Proof that the Jacobian Matrix Representing a Conservative Vector Field is Symmetric

Theorem
If  
\[\mathbf{F}\]
  is a continuously differentiable conservative vector field, then the Jacobian matrix representing  
\[\mathbf{F}\]
  is symmetric.
Proof
In general  
\[\mathbf{F}\]
  is a vector field with  
\[n\]
  components and  
\[n\]
  arguments.
We can write  
\[\mathbf{F} =(F_1 , F_2 , ...., F_n )\]
  and  
\[F_i = F_i (x_1 , x_2 , ..., x_n )\]
  for  
\[i = 1,2,3,..., n\]
.
Since  
\[\mathbf{F}\]
  is conservative there is some function  
\[f=f(x_1 , x_2 , ..., x_n )\]
  such that  
\[F_i = \frac{\partial f}{\partial x_i } , \: i=1,2,3,...,n\]

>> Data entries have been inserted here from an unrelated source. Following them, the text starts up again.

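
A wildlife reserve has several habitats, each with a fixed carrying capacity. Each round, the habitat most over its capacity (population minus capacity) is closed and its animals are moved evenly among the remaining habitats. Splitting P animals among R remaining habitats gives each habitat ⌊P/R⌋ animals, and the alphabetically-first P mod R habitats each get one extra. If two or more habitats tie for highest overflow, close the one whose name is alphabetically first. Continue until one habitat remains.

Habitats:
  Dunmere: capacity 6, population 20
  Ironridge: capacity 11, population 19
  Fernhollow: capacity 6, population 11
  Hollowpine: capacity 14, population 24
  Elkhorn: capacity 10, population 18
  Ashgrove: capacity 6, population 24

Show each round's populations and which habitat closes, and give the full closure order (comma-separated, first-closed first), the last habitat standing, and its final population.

Round 1: Ashgrove=24 Dunmere=20 Elkhorn=18 Fernhollow=11 Hollowpine=24 Ironridge=19 → close Ashgrove (overflow 18)
  24÷5 = 4 each, +1 to first 4
Round 2: Dunmere=25 Elkhorn=23 Fernhollow=16 Hollowpine=29 Ironridge=23 → close Dunmere (overflow 19)
  25÷4 = 6 each, +1 to first 1
Round 3: Elkhorn=30 Fernhollow=22 Hollowpine=35 Ironridge=29 → close Hollowpine (overflow 21)
  35÷3 = 11 each, +1 to first 2
Round 4: Elkhorn=42 Fernhollow=34 Ironridge=40 → close Elkhorn (overflow 32)
  42÷2 = 21 each, +1 to first 0
Round 5: Fernhollow=55 Ironridge=61 → close Ironridge (overflow 50)
  61÷1 = 61 each, +1 to first 0

Closure order: Ashgrove, Dunmere, Hollowpine, Elkhorn, Ironridge
Last habitat: Fernhollow with 116 animals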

Differentiating the last expression with respect to  
\[x_k\]
  gives
\[\frac{\partial F_i}{\partial x_k} = \frac{\partial^2 f}{\partial x_k \partial x_i } = \frac{\partial^2 f}{\partial x_i \partial x_k } = \frac{\partial F_k}{\partial x_i}, \: i,k=1,2,3,...,n\]

\[\frac{\partial F_i}{\partial x_k}\]
  is the entry in the ith and kth column, so the matrix is symmetric.